Accordingly, such rules must be applied whenever the issue at hand relates to jurisdiction, including circumstances where the ordinary court declares itself without jurisdiction because the matter falls within the jurisdiction of arbitration committees set up under Resolution No. 1 of 2001 (concerning the regulation on the arbitration of disputes arising from securities and commodities transactions).

Article 2 of the said Resolution provides that “disputes arising from the application of the Law between parties involved in the securities and commodities industry shall be resolved solely through arbitration. The provisions of this Regulation shall apply in this regard.” The Resolution was then amended by Chairman of the Board of Directors of the Authority via Resolution No. 35 of 2008 dated 1 September 2008, which was published in the Official Gazette and made arbitration before those committees optional and at the discretion of the parties.

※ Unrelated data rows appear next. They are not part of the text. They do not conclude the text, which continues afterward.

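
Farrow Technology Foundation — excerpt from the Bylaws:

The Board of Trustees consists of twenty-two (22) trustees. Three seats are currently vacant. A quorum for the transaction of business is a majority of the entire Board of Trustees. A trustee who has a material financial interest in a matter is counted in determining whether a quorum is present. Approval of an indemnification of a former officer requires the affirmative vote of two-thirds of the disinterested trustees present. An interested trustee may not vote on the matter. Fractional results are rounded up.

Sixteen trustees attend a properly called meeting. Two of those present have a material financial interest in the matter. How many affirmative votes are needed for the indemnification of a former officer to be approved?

The indemnification of a former officer requires two-thirds of the disinterested trustees present (16 − 2 = 14).
2/3 of 14 = 9.33, rounded up to 10.

10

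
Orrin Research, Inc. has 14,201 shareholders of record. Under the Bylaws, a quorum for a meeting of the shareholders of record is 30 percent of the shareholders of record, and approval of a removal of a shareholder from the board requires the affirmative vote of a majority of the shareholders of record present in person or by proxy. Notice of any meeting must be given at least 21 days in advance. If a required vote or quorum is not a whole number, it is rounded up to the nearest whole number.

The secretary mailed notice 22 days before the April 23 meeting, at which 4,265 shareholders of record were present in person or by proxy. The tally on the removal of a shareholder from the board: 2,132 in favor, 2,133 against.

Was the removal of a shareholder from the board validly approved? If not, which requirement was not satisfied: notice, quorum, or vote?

Notice: 22 days given; 21 required. Satisfied.
Quorum: 30% of 14,201 = 4,260.30, rounded up to 4,261; 4,265 present. Satisfied.
Vote: requires a majority of those present (4,265); a majority of 4265 is 2133, so 2,133 needed; 2,132 in favor. Not satisfied.

Invalid — vote requirement not satisfied.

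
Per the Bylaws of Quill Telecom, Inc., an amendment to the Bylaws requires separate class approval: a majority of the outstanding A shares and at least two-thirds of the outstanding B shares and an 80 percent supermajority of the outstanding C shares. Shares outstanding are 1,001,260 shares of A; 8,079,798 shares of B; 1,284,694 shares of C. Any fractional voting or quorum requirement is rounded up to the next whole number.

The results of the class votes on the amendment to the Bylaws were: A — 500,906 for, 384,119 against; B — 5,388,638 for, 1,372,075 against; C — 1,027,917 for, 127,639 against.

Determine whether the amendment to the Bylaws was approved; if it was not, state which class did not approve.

A: a majority of 1001260 is 500631; 500,631 required, 500,906 in favor — approved.
B: 2/3 of 8079798 = 5386532; 5,386,532 required, 5,388,638 in favor — approved.
C: 4/5 of 1284694 = 1027755.20, rounded up to 1027756; 1,027,756 required, 1,027,917 in favor — approved.

Approved — every class gave the required vote.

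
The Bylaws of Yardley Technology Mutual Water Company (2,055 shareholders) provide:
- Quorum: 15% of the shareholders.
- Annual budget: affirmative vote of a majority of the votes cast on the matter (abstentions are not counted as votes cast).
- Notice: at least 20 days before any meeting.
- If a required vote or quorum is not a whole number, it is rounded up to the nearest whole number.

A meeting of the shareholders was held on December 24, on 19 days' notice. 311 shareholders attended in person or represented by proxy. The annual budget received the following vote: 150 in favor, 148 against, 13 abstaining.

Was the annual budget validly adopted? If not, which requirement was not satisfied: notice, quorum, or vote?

Notice: 19 days given; 20 required. Not satisfied.
Quorum: 15% of 2,055 = 308.25, rounded up to 309; 311 present. Satisfied.
Vote: requires a majority of the votes cast (311 − 13 abstaining = 298); a majority of 298 is 150, so 150 needed; 150 in favor. Satisfied.

Invalid — notice requirement not satisfied.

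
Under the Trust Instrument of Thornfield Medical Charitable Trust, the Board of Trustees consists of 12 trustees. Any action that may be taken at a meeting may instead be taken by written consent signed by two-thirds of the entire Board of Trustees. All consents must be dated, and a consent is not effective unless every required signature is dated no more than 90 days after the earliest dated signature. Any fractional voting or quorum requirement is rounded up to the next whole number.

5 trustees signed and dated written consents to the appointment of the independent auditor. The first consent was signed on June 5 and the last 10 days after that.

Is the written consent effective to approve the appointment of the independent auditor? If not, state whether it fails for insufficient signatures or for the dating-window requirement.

Signatures required: two-thirds of 12 — 2/3 of 12 = 8, so 8 needed; 5 signed. Insufficient.
Dating window: the latest signature is 10 days after the earliest; the limit is 90 days. Within the window.

Not effective — insufficient signatures.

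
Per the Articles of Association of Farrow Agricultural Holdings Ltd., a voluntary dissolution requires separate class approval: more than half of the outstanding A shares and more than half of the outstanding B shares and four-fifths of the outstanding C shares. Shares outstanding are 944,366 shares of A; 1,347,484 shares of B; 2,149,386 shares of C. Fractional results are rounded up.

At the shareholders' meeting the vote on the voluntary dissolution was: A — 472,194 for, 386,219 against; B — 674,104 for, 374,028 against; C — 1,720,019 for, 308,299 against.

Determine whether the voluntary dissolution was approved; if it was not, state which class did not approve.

Approved — every class gave the required vote.

A: a majority of 944366 is 472184; 472,184 required, 472,194 in favor — approved.
B: a majority of 1347484 is 673743; 673,743 required, 674,104 in favor — approved.
C: 4/5 of 2149386 = 1719508.80, rounded up to 1719509; 1,719,509 required, 1,720,019 in favor — approved.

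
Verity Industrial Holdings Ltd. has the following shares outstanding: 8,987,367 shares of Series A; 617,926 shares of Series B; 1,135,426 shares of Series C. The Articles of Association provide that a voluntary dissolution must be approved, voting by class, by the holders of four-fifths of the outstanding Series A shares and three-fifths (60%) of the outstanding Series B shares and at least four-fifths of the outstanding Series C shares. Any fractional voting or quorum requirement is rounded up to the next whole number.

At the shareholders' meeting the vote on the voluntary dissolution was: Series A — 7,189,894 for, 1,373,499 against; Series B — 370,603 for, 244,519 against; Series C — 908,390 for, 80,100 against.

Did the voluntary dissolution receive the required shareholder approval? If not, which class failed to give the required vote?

Not approved — the Series B shares did not give the required vote.

Series A: 4/5 of 8987367 = 7189893.60, rounded up to 7189894; 7,189,894 required, 7,189,894 in favor — approved.
Series B: 3/5 of 617926 = 370755.60, rounded up to 370756; 370,756 required, 370,603 in favor — not approved.
Series C: 4/5 of 1135426 = 908340.80, rounded up to 908341; 908,341 required, 908,390 in favor — approved.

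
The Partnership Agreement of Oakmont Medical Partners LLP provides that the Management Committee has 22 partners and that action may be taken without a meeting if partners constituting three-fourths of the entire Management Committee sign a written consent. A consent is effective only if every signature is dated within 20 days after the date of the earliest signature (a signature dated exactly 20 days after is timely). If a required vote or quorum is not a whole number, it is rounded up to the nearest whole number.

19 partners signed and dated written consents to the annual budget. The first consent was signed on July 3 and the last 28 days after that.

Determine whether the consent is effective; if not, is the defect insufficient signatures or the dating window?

Signatures required: three-fourths of 22 — 3/4 of 22 = 16.50, rounded up to 17, so 17 needed; 19 signed. Sufficient.
Dating window: the latest signature is 28 days after the earliest; the limit is 20 days. Outside the window.

Not effective — dating-window requirement not satisfied.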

When faced with this issue, the Sharjah Court of First Instance ruled on 14 May 2008 that it had no jurisdiction in the matter and that jurisdiction belonged to the arbitration committees of the Capital Market Authority. With no appeal, the ruling became final prior to the coming into force of Resolution No. 35 of 2008. Hence, the instant action is not subject to the Resolution but subject to the old Resolution irrespective of the position regarding its constitutionality in deference to res judicata principles which override any public policy considerations and prevent the re-litigation of issues that have been decided. In adopting a different view, the Court of First Instance erred in dismissing the plea of the absence of its jurisdiction, on the basis of Resolution No. 35 of 2008. 

The appeals were therefore upheld by the Court of Cassation. The matter regarding the collapse of the share purchase was referred to the arbitration committees of the Securities & Commodities Authority.